Sunday, October 28, 2007

N Y Stock Exchange Changes the Rules

Bloomberg reported Friday that the NYSE eliminated computer trading curbs when the market goes up or down drastically. Last December the exchange completed their conversion over to electronic trading. Then in July, they got rid of the uptick rule which prevented the shorts from piling on in a down market. The training wheels are off.

With all of the computer trading going on, things could get a bit wild. Each Mutual fund, pension plan, IRA etc, probably has a program that will instantaneously calculate and execute arbitrage positions to take advantage of the current market. What we may be looking at is an electronic financial war, your retirement fund against mine.

The computer programming used by the NYSE has been pretty well tested in an up market, but it has never really been tested in a down market. It’s a little like the housing market. No problem going up.

Suppose someone types in a sell order with too many zeros in it by mistake and hits enter. White out isn’t going to fix it. By the time someone says oops, we could have a meltdown. If the herd (seasoned money managers) panics, it’s going to be over fast (speed of light comes to mind).
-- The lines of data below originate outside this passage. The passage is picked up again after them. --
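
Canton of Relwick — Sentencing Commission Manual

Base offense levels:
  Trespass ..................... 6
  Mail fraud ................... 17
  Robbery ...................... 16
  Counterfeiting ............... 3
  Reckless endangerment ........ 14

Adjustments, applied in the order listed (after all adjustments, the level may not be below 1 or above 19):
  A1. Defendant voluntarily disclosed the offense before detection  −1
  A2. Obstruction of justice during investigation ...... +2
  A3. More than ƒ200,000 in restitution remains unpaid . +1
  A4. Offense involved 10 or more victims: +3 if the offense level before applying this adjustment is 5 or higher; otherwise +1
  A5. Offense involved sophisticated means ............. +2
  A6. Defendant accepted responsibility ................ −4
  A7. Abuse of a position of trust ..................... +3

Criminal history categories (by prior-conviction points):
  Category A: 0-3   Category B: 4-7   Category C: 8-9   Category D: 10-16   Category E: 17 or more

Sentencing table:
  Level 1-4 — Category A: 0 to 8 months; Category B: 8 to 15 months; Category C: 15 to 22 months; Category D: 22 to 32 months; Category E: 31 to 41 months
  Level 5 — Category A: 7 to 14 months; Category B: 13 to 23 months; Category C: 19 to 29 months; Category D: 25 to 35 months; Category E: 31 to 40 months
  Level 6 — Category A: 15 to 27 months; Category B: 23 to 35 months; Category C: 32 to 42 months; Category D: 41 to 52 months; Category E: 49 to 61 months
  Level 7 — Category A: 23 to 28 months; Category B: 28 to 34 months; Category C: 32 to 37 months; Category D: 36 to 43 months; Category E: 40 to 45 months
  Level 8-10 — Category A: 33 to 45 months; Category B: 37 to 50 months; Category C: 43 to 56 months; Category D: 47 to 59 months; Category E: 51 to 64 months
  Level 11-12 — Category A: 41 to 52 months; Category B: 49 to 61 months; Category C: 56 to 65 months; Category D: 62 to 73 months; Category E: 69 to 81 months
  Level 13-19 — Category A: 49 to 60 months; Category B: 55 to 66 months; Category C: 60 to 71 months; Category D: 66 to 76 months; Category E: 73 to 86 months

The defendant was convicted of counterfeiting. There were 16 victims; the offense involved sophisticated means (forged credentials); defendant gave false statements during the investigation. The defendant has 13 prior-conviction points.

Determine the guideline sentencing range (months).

47-59 months

Base offense level for counterfeiting: 3.
A1 does not apply.
A2 applies: 3 + 2 = 5.
A3 does not apply.
A4 applies (level before this adjustment is 5 ≥ 5, so +3): 5 + 3 = 8.
A5 applies: 8 + 2 = 10.
A6 does not apply.
Final offense level: 10.
Criminal history: 13 prior points → Category D (10-16).
Level 10 falls in the 8-10 band.
Grid: Level 8-10 × Category D = 47-59 months.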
It’s kind of like having a party where you use dynamite sticks for birthday candles; everyone's going to remember that special occasion for all the wrong reasons.

5 comments:

Anonymous said...

please anyone reading this post, take 10 minutes of your time and go to http://financialpetition.org/ read it. if we have any hope whatsoever of getting out of a world-wide depression of biblical proportion, signing this petition is worth 10 minutes of your time.
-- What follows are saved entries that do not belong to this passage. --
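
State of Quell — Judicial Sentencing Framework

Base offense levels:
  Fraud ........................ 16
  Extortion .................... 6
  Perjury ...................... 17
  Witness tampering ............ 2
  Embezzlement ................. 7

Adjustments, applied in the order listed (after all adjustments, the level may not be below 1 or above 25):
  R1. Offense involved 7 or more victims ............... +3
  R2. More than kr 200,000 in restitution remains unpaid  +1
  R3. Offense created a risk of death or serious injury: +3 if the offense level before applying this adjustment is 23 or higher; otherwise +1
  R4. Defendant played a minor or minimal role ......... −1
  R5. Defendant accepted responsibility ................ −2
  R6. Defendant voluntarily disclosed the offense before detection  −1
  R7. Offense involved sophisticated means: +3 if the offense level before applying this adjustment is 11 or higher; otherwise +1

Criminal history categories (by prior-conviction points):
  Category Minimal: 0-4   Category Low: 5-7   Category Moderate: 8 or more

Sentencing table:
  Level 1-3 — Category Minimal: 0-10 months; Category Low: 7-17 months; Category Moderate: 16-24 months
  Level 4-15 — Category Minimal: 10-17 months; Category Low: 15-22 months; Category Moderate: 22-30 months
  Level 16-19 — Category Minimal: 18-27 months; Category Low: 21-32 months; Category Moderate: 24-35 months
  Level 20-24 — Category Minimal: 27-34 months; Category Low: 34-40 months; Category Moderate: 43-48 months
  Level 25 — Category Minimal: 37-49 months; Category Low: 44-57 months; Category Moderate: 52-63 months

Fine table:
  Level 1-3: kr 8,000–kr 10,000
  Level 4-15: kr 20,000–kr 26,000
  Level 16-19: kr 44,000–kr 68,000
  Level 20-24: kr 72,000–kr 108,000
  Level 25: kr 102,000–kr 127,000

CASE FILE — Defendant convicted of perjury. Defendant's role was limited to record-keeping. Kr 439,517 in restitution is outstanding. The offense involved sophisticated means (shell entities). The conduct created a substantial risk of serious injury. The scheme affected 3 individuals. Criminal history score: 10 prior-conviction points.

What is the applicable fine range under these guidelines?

kr 72,000–kr 108,000

Base offense level for perjury: 17.
R2 applies: 17 + 1 = 18.
R3 applies (level before this adjustment is 18 < 23, so +1): 18 + 1 = 19.
R4 applies: 19 − 1 = 18.
R5 does not apply.
R6 does not apply.
R7 applies (level before this adjustment is 18 ≥ 11, so +3): 18 + 3 = 21.
Final offense level: 21.
Level 21 falls in the 20-24 band.
Fine table: Level 20-24 → kr 72,000–kr 108,000.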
and pass it on to your friends that are scared of what they are seeing as well. if enough people sign this we might have a chance.

just a small flicker of hope in an emmense black void.

stormsailor1981

Jim in San Marcos said...

Anon posted a link to a petition to our Congress that was drawn up by Denninger a fellow blogger.
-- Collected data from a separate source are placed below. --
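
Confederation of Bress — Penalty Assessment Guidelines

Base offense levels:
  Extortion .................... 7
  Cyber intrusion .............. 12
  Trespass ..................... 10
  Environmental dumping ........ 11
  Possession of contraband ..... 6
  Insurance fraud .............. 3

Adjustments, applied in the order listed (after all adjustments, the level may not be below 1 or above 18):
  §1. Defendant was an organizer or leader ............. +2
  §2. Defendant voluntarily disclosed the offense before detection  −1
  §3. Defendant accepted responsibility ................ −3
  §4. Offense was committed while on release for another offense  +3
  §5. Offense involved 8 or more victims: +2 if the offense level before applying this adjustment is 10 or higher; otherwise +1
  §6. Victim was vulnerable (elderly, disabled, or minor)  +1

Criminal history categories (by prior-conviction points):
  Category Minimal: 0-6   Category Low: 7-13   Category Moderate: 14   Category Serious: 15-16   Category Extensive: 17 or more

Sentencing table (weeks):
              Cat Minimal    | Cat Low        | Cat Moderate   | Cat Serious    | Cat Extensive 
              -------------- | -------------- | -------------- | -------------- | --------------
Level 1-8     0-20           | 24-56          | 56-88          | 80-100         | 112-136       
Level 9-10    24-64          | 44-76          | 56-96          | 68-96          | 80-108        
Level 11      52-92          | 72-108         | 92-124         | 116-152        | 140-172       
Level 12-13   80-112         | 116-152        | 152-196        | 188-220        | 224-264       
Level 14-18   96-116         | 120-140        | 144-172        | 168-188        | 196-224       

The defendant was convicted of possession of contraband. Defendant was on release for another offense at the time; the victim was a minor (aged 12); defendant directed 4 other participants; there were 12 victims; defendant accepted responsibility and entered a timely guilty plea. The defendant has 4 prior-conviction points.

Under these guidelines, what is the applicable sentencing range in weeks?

24-64 weeks

Base offense level for possession of contraband: 6.
§1 applies: 6 + 2 = 8.
§2 does not apply.
§3 applies: 8 − 3 = 5.
§4 applies: 5 + 3 = 8.
§5 applies (level before this adjustment is 8 < 10, so +1): 8 + 1 = 9.
§6 applies: 9 + 1 = 10.
Final offense level: 10.
Criminal history: 4 prior points → Category Minimal (0-6).
Level 10 falls in the 9-10 band.
Grid: Level 9-10 × Category Minimal = 24-64 weeks.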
I recommend participating in the petition. Your Congressman is no idiot, people who take time to sign petitions are people who vote.

Click here to go to his petition. Give it a vote if you can, it might just make these lawmakers stop and think about what they are doing before they do it.

FYI, Denninger is listed under "Market Ticker" in the "Links" column.

Anonymous said...

Jim,

I'm sure the system has been tested for the downside, they will have run numerous simulation of different events to see that the system has no glitches before deployment into the real world. Every software program is tested in that way, why should nyse's be any different?
Unless you are eluding that the nyse is setting the market up for a crash in order to profit the few on to[p, that I might be able to fathom.
In any case, you do make a good point about the up tick, it has caused a lot of volatility for the markets, and a crash is just that, a huge amount of volatility.

Jim in San Marcos said...

Hi Anon 3:59

Software glitches are not always so obvious. The the value the computer stores as current year, that use to be a two digit field, they had to change it to four when we hit the year 2000. If the programmer sets a field for a calculated amount to what he considers a ridiculous amount and the calculation exceeds it, you may not get an error and that could compound itself.

The other issue could be bandwith. Can the system handle a tremendous amount of traffic. How many hits does it take to knock the server off line? A router could go stupid and it might take 20 minutes to reset it.

Bandwith came to play in 1929, not enough people to answer the phones.

In 1987 it was still a bandwith problem. Discount brokers didn't have the staff to execute customer trades.

It's kind of like dropping a softball off of a second story window and having someone catch it on the ground. It's not very hard. Now visualize using a 50 pound sandbag instead, catching it is no longer an option--unless you are a computer.

LtRand said...

Anon,

Here's anotherway to imagine it, because he's specifically talking about bandwidth.

Most cities design their highways based on "projected usage". Now, they are usually right, but what happens when these "projected usage" numbers are exceeded? Traffic Jams. Imagine an entire city populace attempting to use the highways all at the same time, and that's what happens when you have a huge volume of computer generated trades based on pre-programmed "sell" or "buy" conditions. They never foresee every position attempting to trade at the same time, or even in the same day, so if it happens, you get an information jam, and that's exactly what will happen if you have too large of a movement in either direction. Now, when you get to trader mentality, an uptick is less volumous than an equal sized downtick because a large downtick incites panick.